This is a tiny post, rendered by tiny toddler hands and mine, come together in the kitchen for the first time.
This is my blog with my mom; this is my first post about cooking with my own daughter.
Maxine is interested these days. She's interested in everything--what's behind doors and under pillows, how things come together and fall apart. She wants to partake, to join, to share in everything. If I open the dishwasher, she closes it. When she comes into our room in the morning after having breakfast with her dad on our days off, she lies down next to me and pretends to sleep. Her fine motor skills are growing stronger by the second. She gets more spoonfuls of food into her mouth now than she misses; she can poke her finger up her nose on her first try.
So, last night, we made rice together. I filled measuring cups and she dutifully poured their contents into the pot. She stirred everything up and then hung out on my hip declaring hot hot hot as I set the burner to its proper heat. When the rice was done, and came out perfectly (not always the case when I'm at the helm), we high-fived and she clapped.
It was a tiny moment. But, as we separate physically more and more, as she ceases to viscerally carry the days when we were bound, here was a tiny reconnection, a new site of unity.
And I thought of the many afternoons I spent in the kitchen with my own mother as a girl, and of our coming together in this space across time zones and kitchen tables, and I smiled.

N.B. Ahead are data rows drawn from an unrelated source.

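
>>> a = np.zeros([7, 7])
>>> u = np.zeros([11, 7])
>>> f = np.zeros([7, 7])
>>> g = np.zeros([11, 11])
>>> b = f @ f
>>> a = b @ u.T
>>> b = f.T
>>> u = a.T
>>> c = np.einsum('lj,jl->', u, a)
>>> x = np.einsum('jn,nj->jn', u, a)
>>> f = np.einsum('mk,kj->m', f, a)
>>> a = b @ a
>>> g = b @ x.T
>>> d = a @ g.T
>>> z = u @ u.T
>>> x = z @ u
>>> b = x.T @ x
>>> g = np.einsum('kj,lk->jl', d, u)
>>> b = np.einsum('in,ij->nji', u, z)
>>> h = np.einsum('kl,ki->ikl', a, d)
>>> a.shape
(7, 11)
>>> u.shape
(11, 7)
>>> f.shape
(7,)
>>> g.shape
(7, 11)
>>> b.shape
(7, 11, 11)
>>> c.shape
()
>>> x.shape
(11, 7)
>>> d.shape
(7, 7)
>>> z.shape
(11, 11)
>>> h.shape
(7, 7, 11)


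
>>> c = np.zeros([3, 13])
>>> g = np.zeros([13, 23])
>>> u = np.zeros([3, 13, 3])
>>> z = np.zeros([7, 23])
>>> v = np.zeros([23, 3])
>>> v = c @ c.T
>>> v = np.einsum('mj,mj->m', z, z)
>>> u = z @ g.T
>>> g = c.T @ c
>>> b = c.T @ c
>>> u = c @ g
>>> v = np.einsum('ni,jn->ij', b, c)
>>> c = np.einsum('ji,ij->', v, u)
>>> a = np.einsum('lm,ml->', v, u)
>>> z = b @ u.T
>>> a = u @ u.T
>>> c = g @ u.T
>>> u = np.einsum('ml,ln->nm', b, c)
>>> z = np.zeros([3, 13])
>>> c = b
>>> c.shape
(13, 13)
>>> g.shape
(13, 13)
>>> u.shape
(3, 13)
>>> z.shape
(3, 13)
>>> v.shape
(13, 3)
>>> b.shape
(13, 13)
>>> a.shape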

Someday I will pass down to her the recipes I have from my grandmothers and my mother. Maybe Max will love cooking; maybe she'll be the take-out queen. There's a Chinese proverb that says something to the effect of talk does not cook rice. Whether she seeks the kitchen as much as her dad and I do or not, I hope she knows that she is always welcome alongside me there, that we can come together silently in the simple act of cooking rice.